Labour Members recognise the enormous contribution that horse racing makes to Britain and to so many of its communities in so many ways, particularly in rural areas, and we want to see the sport strengthened and placed on a secure and stable financial footing for the long term. Our manifesto promised that as betting on sport increases, we would bring forward measures for consultation on generating a fair return to sport based on a contribution from the profits of the betting industry. We will work with the levy board to ensure that all operators taking bets on British races pay to support British horse racing.
As I have said, the Government have to establish next year’s levy, but we want a wide-ranging discussion that develops proposals to put racing on to a secure financial footing for the long term. We believe that ordinary racing fans want to see racing thrive in Britain, funded by the industry’s profits. We want plans to be developed to reform and modernise the funding arrangements for racing.

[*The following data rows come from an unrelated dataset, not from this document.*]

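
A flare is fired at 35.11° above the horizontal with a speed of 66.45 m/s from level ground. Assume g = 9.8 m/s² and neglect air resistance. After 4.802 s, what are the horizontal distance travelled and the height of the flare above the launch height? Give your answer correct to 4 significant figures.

x = 261.0 m, y = 70.54 m

v_x = 66.45 cos 35.11° = 54.359 m/s; v_y0 = 66.45 sin 35.11° = 38.219 m/s.
x = v_x t = 54.359 × 4.802 = 261.0 m.
y = v_y0 t − ½ g t² = 38.219×4.802 − 4.900×4.802² = 70.54 m.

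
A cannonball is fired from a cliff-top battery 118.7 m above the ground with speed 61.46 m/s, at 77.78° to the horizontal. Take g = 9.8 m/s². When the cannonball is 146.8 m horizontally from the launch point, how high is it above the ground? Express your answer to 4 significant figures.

v_x = 61.46 cos 77.78° = 13.009 m/s, v_y0 = 61.46 sin 77.78° = 60.067 m/s.
Time to reach x = 146.8 m: t = x / v_x = 146.8 / 13.009 = 11.284 s.
y = 118.7 + v_y0 t − ½ g t² = 118.7 + 60.067×11.284 − 4.900×11.284² = 172.6 m.

172.6 m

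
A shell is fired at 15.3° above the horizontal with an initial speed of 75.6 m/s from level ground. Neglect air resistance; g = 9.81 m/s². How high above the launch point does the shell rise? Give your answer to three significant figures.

Vertical component of launch velocity: v_y = 75.6 sin 15.3° = 19.95 m/s.
At the highest point the vertical velocity is zero, so v_y² = 2 g h_max.
h_max = (19.95)² / (2 × 9.81) = 398.0 / 19.62 = 20.3 m.

20.3 m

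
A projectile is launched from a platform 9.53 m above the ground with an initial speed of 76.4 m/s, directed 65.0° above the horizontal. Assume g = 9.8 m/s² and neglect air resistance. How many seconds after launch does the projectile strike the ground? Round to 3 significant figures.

14.3 s

Vertical component: v_y = 76.4 sin 65.0° = 69.24 m/s.
Taking up as positive with launch at y = 9.53 m, landing at y = 0: 0 = 9.53 + 69.24 t − ½(9.8) t².
Solving 4.900 t² − 69.24 t − 9.53 = 0 gives t = [69.24 + √(69.24² + 4·4.900·9.53)] / 9.800 = 14.3 s.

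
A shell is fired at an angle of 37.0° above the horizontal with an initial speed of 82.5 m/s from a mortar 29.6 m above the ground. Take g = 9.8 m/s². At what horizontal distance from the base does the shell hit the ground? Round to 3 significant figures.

Components: v_x = 82.5 cos 37.0° = 65.89 m/s, v_y = 82.5 sin 37.0° = 49.65 m/s.
Vertical: 0 = 29.6 + 49.65 t − ½(9.8) t² ⇒ 4.900 t² − 49.65 t − 29.6 = 0.
t = [49.65 + √(2465 + 580.2)] / 9.800 = 10.70 s.
Horizontal: R = v_x · t = 65.89 × 10.70 = 705 m.

705 m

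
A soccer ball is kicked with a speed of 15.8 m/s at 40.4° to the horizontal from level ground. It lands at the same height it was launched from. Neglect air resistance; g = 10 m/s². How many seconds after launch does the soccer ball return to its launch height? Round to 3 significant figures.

2.05 s

Vertical component: v_y = 15.8 sin 40.4° = 10.24 m/s.
For a projectile landing at launch height, time of flight is t = 2 v_y / g = 2 × 10.24 / 10 = 2.05 s.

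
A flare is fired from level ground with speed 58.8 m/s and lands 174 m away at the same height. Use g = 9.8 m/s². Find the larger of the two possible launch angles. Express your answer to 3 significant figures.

75.2°

Level-ground range: R = v₀² sin(2θ)/g ⇒ sin 2θ = R g / v₀² = 174×9.8/58.8² = 0.4932.
2θ = arcsin(0.4932) = 29.55° or 180° − 29.55° = 150.45°.
So θ = 14.8° or θ = 75.2°.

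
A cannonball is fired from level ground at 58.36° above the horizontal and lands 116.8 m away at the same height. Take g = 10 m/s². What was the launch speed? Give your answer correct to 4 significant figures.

36.16 m/s

On level ground, R = v₀² sin(2θ) / g, so v₀ = √(R g / sin 2θ).
sin(2 × 58.36°) = 0.8932.
v₀ = √(116.8 × 10 / 0.8932) = √1307.7 = 36.16 m/s.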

The Labour Government made the commitment that half the proceeds from the sale of the Tote would go back into racing. We also want the Tote, under future arrangements, to make a permanent contribution to racing. We want its ownership to be transferred into safe hands to ensure racing’s financial future.
I will conclude my remarks on that point to give the Minister his full 10 minutes. I congratulate again the hon. Member for West Suffolk on securing this debate, and all hon. Members who have taken part in what I have found to be a fascinating and informative discussion.
It has a been a pleasure to hear today’s debate and the passionate declaration of support for the racing industry. I declare my support for, and support from, the racing industry. That passion has shown the value of this Backbench Business Committee debate.
What have we learned today? There is a broad consensus on the need to reform the levy and clear support for the need for a fair return. The Minister joined us in recognising the value of a property or racing right in that respect. For him that was one option, but for me it is the preferred option. We also heard of a previous Minister’s support for a sports betting right, which is significant. Finally, it was a great pleasure to hear the Minister refer in the terms that he did to the impact of offshore betting on the industry. The symbiotic relationship between betting and racing can be improved by a commercial relationship, but only if that is based on what racing has to sell and its right to sell it.
Lastly, the level of support, the fact that speeches have had to be short, and the number of people who have spoken show how important and urgent the issue of the racing levy is. I am delighted that the Minister accepts the motion and that he is prepared to take up the gauntlet—I will ensure that he does, and that it fits when it is finally put on.
Question put and agreed to.
Resolved,
That this House notes that the horseracing industry supports employment of 100,000 people in Britain and that the racing industry contributes £3.5 billion to the UK economy each year; celebrates the contribution the industry makes to the cultural and sporting landscape of Britain; recognises Newmarket’s role as the global headquarters of racing; but further notes that the horseracing betting levy yield has been falling in recent years; further recognises the changing nature of the gambling industry; is concerned that betting operators are increasingly based offshore and so do not fully contribute to the levy; and considers that the Government should bring forward proposals to improve the system of funding for racing and the relationship between racing and bookmakers before the end of 2011.